In the good old days (well, five years ago), I was the author of DEU (Doom Editing Utilties), the first program that was able to create new levels for Doom. I also contributed to Matt Fell's Unofficial Doom Specs and Olivier Montannuy's Unofficial Quake Specs, the documents that describe the WAD and PAK file formats and other internal details about Doom and Quake. Almost everything in the Unofficial Doom Specs was gathered by reverse-engineering. It was only later (with the release of Doom II) that id Software released some information to the community, presumably after they saw that editing Doom levels was a very popular activity. I am grateful for id Software's support of the editing community in their later games, but the first informations about Doom had to be found the hard way.
Most of my efforts in decoding Doom's WAD file format (and later Quake's PAK file format) involved an hex editor for viewing and editing the raw files, and custom tools that I built along the way for making editing easier (or tools that I received from other people, like DEU 3.0 from Brendon Wyber). A key thing is also to share as much information as possible with other people who are progressing on the same front because you often get more in return than what you found by yourself. For WAD files, it was easy to find that the file was organized a bit like a tar archive: a header, a directory containing names of objects and offsets within the file, and the data for the objects. Then the trial and error starts: try to guess what an object might be, modify a few bytes, run the game and see what happens. If your changes produced something useful, write it down and share the info with others. If the game crashed, try again. Repeat until you have understood everything.
Sometimes, you will find data structures that you do not understand. That was the case for Doom's NODES, SEGS and SSECTORS data.
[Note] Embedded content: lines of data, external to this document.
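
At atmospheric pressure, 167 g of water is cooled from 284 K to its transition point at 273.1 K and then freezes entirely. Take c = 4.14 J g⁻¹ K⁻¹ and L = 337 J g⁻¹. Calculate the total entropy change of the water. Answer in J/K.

ΔS = -233 J/K

Cooling step: ΔS₁ = m c ln(T_tr/T_i) = 167 × 4.14 × ln(273.1/284) = -27.06 J/K.
Phase change: ΔS₂ = −mL/T_tr = −167 × 337 / 273.1 = -206.1 J/K.
ΔS_total = (-27.06) + (-206.1) = -233 J/K.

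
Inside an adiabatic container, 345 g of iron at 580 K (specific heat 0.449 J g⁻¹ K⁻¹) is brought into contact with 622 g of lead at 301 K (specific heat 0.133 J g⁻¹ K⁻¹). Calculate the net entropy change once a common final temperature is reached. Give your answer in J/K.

Energy balance: T_f = (m₁c₁T₁ + m₂c₂T₂)/(m₁c₁ + m₂c₂) = 482.87 K.
ΔS₁ = m₁c₁ ln(T_f/T₁) = 154.905 × ln(482.87/580) = -28.39 J/K.
ΔS₂ = m₂c₂ ln(T_f/T₂) = 82.726 × ln(482.87/301) = 39.1 J/K.
ΔS_total = -28.39 + 39.1 = 10.7 J/K.

ΔS_total = 10.7 J/K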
If you share enough information with others, maybe someone will have an idea and find that the data structures are related to something that they know. This is exactly what happened for Doom: Alistair Brown and a group of students from Bradford suggested that the unknown data might be a BSP tree. After reading some papers on that topic (I didn't know anything about BSP trees), I was able to implement a first BSP builder in DEU. And then it became possible to create brand new levels for Doom, instead of only changing the textures and location of the monsters as we did in the first few months. Releasing the source code for the tools has probably helped a lot. Other people were able to create their own tools based on that, and then the next reverse-engineering steps became much easier when the other games based on the same engine were released (Doom II, Heretic, Hexen, Strife,...)
Ah well... The good old times... Sigh!